As a Rattler, the Pinscher foraged his food for himself, which, coupled with his stamina and work, made him highly regarded at the time.

The Shaggy Pinscher, now called “Schnauzer” and the German Smooth Pinscher were still considered a unique breed at that time, as the history of the Pinscher-Schnauzer Club founded in 1895 demonstrates. and the Pinscher are still part of the historic Club.

Only from the twentieth century the shaggy Schnauzer and the smooth-haired Pinscher, which until then could have been part of the same litter, were distinguished. In 1917 the shaggy Pinscher was officially named Schnauzer. At the same time, the dwarf Pinscher also separated from its larger relative. There was a decline in the popularity of the smooth-haired Pinscher compared to the Schnauzer and the miniature Pinscher also due to the beginning of industrialization and the disappearance of the farms, in which it used to live. With new motor cars gradually replacing horse-drawn carriages, the German Pinscher also disappeared more and more from the scene.

Fortunately, in the mid-1950s, the breeder Werner Jung began to take an interest in this nearly extinct breed and in 1958 he ventured into the Pinscher-Schnauzer Club a new breed of smooth-haired Pinscher. With the Pinscher Kitti vom Bodenstrand and the colossal dwarf Pinscher Jutta Jung, Illo Fischer, Fürst Jung and OnzoIllgen Jung ensured the survival of the German Pinscher. However, even today the German Pinscher is a rather rare breed. Although between 1998 and 2003, 160 to 220 puppies were born per year, in 2003 the German Pinscher was even included in the list of endangered animals.

Care and well-being

For dog lovers this was a sort of alarm signal and so after 2003 not only the number of new breeders increased, but also the number of puppies registered with the VDH (German Canine Society).

Since the German Pinscher has not been bred too intensively so far, it is a very healthy dog.
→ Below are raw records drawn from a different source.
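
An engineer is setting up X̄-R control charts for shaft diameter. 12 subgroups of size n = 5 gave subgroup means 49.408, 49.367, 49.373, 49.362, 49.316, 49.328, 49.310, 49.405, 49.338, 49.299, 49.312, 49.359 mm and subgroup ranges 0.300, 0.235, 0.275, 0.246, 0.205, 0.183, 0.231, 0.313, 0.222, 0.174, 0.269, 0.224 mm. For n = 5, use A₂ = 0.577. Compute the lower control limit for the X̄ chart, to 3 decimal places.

49.210

X̄̄ = (49.408 + 49.367 + 49.373 + 49.362 + 49.316 + 49.328 + 49.310 + 49.405 + 49.338 + 49.299 + 49.312 + 49.359) / 12 = 592.1770 / 12 = 49.3481
R̄ = (0.300 + 0.235 + 0.275 + 0.246 + 0.205 + 0.183 + 0.231 + 0.313 + 0.222 + 0.174 + 0.269 + 0.224) / 12 = 2.8770 / 12 = 0.2397
LCL = X̄̄ − A₂·R̄ = 49.3481 − 0.577 × 0.2397 = 49.2097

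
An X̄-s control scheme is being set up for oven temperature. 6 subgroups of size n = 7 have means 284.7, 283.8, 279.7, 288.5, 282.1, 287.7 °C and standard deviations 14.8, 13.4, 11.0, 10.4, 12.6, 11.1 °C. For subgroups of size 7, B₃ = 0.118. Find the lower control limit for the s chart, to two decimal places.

1.44

s̄ = (14.8 + 13.4 + 11.0 + 10.4 + 12.6 + 11.1) / 6 = 12.2167
LCL_s = B₃·s̄ = 0.118 × 12.2167 = 1.4416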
Hereditary diseases related to the breed are not at all common in the smooth-coated Pinscher.

Only a check is required for the hip dysplasia in dogs, while checks for other diseases such as hereditary eye diseases (dyschromatopsia) or von Willebrand’s disease (haemorrhagic disease) are optional. Except for the Dog vaccinations and mandatory checkups, German Pinscher veterinary visits tend to be very rare.
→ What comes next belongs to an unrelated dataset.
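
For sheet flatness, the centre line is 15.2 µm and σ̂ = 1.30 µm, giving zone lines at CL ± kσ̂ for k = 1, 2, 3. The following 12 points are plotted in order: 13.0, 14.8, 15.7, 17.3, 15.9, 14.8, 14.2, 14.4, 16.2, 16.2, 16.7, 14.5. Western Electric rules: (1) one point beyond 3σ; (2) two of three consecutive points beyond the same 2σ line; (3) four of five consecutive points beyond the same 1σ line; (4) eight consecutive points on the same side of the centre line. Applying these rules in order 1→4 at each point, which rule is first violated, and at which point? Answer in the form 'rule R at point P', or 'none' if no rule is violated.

Zone of each point (C = within 1σ̂, B = 1σ̂–2σ̂, A = 2σ̂–3σ̂, * = beyond 3σ̂; sign = side of CL): 1:-B, 2:-C, 3:+C, 4:+B, 5:+C, 6:-C, 7:-C, 8:-C, 9:+C, 10:+C, 11:+B, 12:-C
No rule fires across all 12 points.

none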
Education and breeding of the German Pinscher

On the contrary, the need to move and the sometimes very stubborn character of the German Pinscher require a lot of effort. As a former guard and hunting dog, who used to worry about the house and the farm, the German Pinscher even today tends to be dominant.
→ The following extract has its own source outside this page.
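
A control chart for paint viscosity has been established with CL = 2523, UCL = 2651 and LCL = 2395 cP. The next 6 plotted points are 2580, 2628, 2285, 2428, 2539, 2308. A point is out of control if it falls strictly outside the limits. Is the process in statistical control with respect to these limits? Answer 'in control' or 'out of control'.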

So it is not very suitable for families with too young children, despite its being a playful one. It mainly needs an experienced and self-confident master, who takes command and relieves it of its original task of controlling strangers. The German Pinscher needs clear boundaries, from an educational point of view. To make them his own requires the ability to impose himself and, depending on the situation, also an energetic and vigorous intervention. However, force often has the opposite effect, in fact the dog must rather be able to share and understand the rules. In order to be accepted and recognized by your Pinscher as a pack leader, you must use all your intelligence, creativity and confidence.

For theeducation of a balanced dog who learns to relax and not to monitor everything that happens around him, it is also essential to subject him to a very intense training. The active and lively Pinscher is therefore the ideal dog for sporty people who want to move with their dog. Whether you ride a bike, skate, ride or jog, the German Pinscher will be a perfect companion for all kinds of sports. He will naturally also be delighted to practiceAgility for dogs and all other dog sports. The necessary mental stimulation can come from Mantrailing. With his captivating ways the Pinscher will always manage to convince his master to play sports with him, to play or to walk. After such an intense activity in the open air, the owner will have to dedicate himself, once at home, to an intensive session of pampering and cleaning the dog!

Those who want an intense dog-owner relationship both physically and mentally and love active dogs will find the ideal companion in the German Pinscher.